Until now it has not been an easy question to answer because we’ve been to so many exotic and interesting places. Since the 1970s we’ve been to Europe 11 times, all over North America and to Japan and Australia.
But after last month’s trip to a little island in the North Atlantic I think we might have the answer – Iceland.
This is an absolutely fascinating place. Everywhere we went we were greeted by breath-taking landscapes. Some of it was rocky, almost moon-like. In other places there were spectacular waterfalls, geysers, caves, rainbows and glaciers.
Many of the most amazing attractions were in the middle of nowhere. Unlike Niagara Falls, which has almost been ruined by encroaching commercial establishments, most of Iceland’s waterfalls are out in remote locations. You can see them much like the Vikings did 1,000 years ago. We must have seen half a dozen of them but the most awesome was Gullfoss.
There were so many wonderful sites that I don’t have space here to describe them all. There was the black sand beach at Reynisfjara, with its hexagonal basalt columns, caves facing the ocean and gigantic rocks out in the middle of the roaring surf.
Then there are the milky blue waters of the famous Blue Lagoon, where you can float about to your heart’s content in geothermal spas.
We even found a so-called ‘bubble hotel’ where you can sleep in the wilderness, looking up at the stars (and the Northern Lights) from the comfort of a heated transparent igloo.
The capital city of Reykjavik has a lot to offer, including boat rides to see whales and night cruises to take in the Northern Lights. Then there’s the Harpa, a concert hall made almost entirely of glass that is light up at night like a Christmas tree. And of course there’s the famous Hallgrimskirkja cathedral, with its 73 metre high tower.

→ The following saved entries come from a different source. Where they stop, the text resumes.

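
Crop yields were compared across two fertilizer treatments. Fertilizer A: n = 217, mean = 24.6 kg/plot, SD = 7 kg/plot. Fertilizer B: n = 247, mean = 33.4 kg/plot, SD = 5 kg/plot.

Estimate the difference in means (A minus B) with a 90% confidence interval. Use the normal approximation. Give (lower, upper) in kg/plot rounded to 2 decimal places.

(-9.74, -7.86)

Per-group SEs: s₁/√n₁ = 7/√217 = 0.4752, s₂/√n₂ = 5/√247 = 0.3181.
Unpooled SE of the difference: √(0.22581504 + 0.10118761) = 0.5718.
Margin of error = z* · SE = 1.645 × 0.5718 = 0.9406.
x̄₁ − x̄₂ = 24.6 − 33.4 = -8.8000.
CI: -8.8000 ± 0.9406 = (-9.74, -7.86).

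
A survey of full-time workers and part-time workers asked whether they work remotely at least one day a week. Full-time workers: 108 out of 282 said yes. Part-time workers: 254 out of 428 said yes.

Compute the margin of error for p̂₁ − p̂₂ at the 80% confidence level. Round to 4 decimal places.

0.0480

p̂₁ = 108/282 = 0.3830 and p̂₂ = 254/428 = 0.5935.
SE₁ = √(p̂₁(1−p̂₁)/n₁) = √(0.3830·0.6170/282) = 0.02895; SE₂ = √(0.5935·0.4065/428) = 0.02374.
Independent samples: SE of the difference = √(SE₁² + SE₂²) = √(0.0008381025 + 0.0005635876) = 0.03744.
z* for 80% confidence is 1.282, so the margin of error is 1.282 × 0.03744 = 0.04800.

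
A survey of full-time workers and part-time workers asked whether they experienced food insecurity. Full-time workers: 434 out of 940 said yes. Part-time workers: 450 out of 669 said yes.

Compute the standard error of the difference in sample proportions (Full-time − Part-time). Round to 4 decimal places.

p̂₁ = 434/940 = 0.4617 and p̂₂ = 450/669 = 0.6726.
SE₁ = √(p̂₁(1−p̂₁)/n₁) = √(0.4617·0.5383/940) = 0.01626; SE₂ = √(0.6726·0.3274/669) = 0.01814.
Independent samples: SE of the difference = √(SE₁² + SE₂²) = √(0.0002643876 + 0.0003290596) = 0.02436.

0.0244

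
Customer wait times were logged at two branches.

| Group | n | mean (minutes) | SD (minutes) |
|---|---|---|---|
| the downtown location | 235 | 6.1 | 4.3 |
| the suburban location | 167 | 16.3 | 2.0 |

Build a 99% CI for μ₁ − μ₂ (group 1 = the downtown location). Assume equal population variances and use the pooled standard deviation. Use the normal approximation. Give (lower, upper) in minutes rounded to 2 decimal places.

(-11.12, -9.28)

s_p = √[((n₁−1)s₁² + (n₂−1)s₂²)/(n₁+n₂−2)] = √[(234·4.3² + 166·2.0²)/400] = 3.5322.
SE = 3.5322·√(1/235 + 1/167) = 0.3575.
With z* = 2.576, margin = 2.576 × 0.3575 = 0.9209.
x̄₁ − x̄₂ = 6.1 − 16.3 = -10.2000; interval -10.2000 ± 0.9209 = (-11.12, -9.28).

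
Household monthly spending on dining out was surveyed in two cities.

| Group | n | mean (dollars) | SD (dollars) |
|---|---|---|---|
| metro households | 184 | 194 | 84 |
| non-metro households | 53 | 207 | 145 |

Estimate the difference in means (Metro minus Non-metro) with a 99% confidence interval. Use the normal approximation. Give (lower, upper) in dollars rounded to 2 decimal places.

Standard errors of each mean: 84/√184 = 6.1926 and 145/√53 = 19.9173.
SE(x̄₁ − x̄₂) = √(6.1926² + 19.9173²) = 20.8578 for independent samples with unequal variances.
With z* = 2.576, the margin is 2.576 × 20.8578 = 53.7297.
x̄₁ − x̄₂ = 194 − 207 = -13.0000; the interval is -13.0000 ± 53.7297 = (-66.73, 40.73).

(-66.73, 40.73)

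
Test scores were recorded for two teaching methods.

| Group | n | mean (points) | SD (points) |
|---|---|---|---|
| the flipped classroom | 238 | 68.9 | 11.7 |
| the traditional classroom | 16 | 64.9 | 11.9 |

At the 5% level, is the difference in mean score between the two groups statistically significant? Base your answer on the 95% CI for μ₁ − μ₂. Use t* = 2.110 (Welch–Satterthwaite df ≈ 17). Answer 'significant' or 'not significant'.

not significant

Per-group SEs: s₁/√n₁ = 11.7/√238 = 0.7584, s₂/√n₂ = 11.9/√16 = 2.9750.
Unpooled SE of the difference: √(0.57517056 + 8.850625) = 3.0701.
Margin of error = t* · SE = 2.110 × 3.0701 = 6.4779.
x̄₁ − x̄₂ = 68.9 − 64.9 = 4.0000.
CI: 4.0000 ± 6.4779 = (-2.4779, 10.4779).
The interval (-2.4779, 10.4779) contains 0, so the difference is not significant.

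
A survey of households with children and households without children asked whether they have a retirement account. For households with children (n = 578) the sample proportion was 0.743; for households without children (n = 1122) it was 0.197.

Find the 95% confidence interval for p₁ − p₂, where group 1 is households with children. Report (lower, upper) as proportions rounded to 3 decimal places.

The two standard errors are √(0.7430×0.2570/578) = 0.01818 and √(0.1970×0.8030/1122) = 0.01187.
Because the samples are independent, SE_diff = √(0.01818² + 0.01187²) = 0.02171.
Using z* = 1.960 for 95%, ME = 1.960 × 0.02171 = 0.04255.
p̂₁ − p̂₂ = 0.5460; interval 0.5460 ± 0.04255 gives (0.503, 0.589).

(0.503, 0.589)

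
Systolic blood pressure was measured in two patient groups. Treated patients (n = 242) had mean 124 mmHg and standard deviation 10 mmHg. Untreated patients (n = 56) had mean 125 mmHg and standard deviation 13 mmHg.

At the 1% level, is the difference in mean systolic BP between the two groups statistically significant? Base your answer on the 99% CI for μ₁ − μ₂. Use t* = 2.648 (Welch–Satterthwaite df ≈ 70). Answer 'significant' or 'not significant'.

not significant

Standard errors of each mean: 10/√242 = 0.6428 and 13/√56 = 1.7372.
SE(x̄₁ − x̄₂) = √(0.6428² + 1.7372²) = 1.8523 for independent samples with unequal variances.
With t* = 2.648, the margin is 2.648 × 1.8523 = 4.9049.
x̄₁ − x̄₂ = 124 − 125 = -1.0000; the interval is -1.0000 ± 4.9049 = (-5.9049, 3.9049).
The interval (-5.9049, 3.9049) contains 0, so the difference is not significant.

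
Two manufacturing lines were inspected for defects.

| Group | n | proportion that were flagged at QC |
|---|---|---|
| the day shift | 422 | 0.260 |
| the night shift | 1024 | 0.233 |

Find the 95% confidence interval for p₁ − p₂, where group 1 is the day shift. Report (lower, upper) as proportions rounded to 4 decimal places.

(-0.0222, 0.0762)

SE₁ = √(p̂₁(1−p̂₁)/n₁) = √(0.2600·0.7400/422) = 0.02135; SE₂ = √(0.2330·0.7670/1024) = 0.01321.
Independent samples: SE of the difference = √(SE₁² + SE₂²) = √(0.0004558225 + 0.0001745041) = 0.02511.
z* for 95% confidence is 1.960, so the margin of error is 1.960 × 0.02511 = 0.04922.
Point estimate p̂₁ − p̂₂ = 0.2600 − 0.2330 = 0.0270.
0.0270 ± 0.04922 → (-0.0222, 0.0762).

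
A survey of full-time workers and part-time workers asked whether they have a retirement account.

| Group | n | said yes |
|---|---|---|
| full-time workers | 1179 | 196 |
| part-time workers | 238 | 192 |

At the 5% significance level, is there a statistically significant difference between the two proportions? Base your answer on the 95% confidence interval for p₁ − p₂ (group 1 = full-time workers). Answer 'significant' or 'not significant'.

Sample proportions: 196/1179 = 0.1662, 192/238 = 0.8067.
Each SE is √(p̂(1−p̂)/n): √(0.1662·0.8338/1179) = 0.01084 and √(0.8067·0.1933/238) = 0.02560.
SE(p̂₁ − p̂₂) = √(SE₁² + SE₂²) = √(0.0001175056 + 0.00065536) = 0.02780, since the two samples are independent.
At 95% confidence z* = 1.960; margin = 1.960 × 0.02780 = 0.05449.
The difference is 0.1662 − 0.8067 = -0.6405, so the interval is -0.6405 ± 0.05449 = (-0.69499, -0.58601).
The interval (-0.69499, -0.58601) does not contain 0, so the difference is significant.

significant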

If there’s a down side to Iceland it’s the cost. Getting there isn’t too expensive but restaurant meals cost an arm and a leg. We rented an apartment and ate a lot of grocery food.
Depending on the time of year, weather can be a big problem too. Make sure you dress warmly and do some research before deciding when to go.
There’s only a four hour time difference and the flight is just over five hours, so there’s a lot less jet lag than what we’ve experienced on trips to places such as Paris, Vienna, Rome, Athens, Tokyo or Sydney.
On top of all that, the people of Iceland are very friendly and we didn’t run into a soul who didn’t speak good English. All in all, it’s well worth the visit.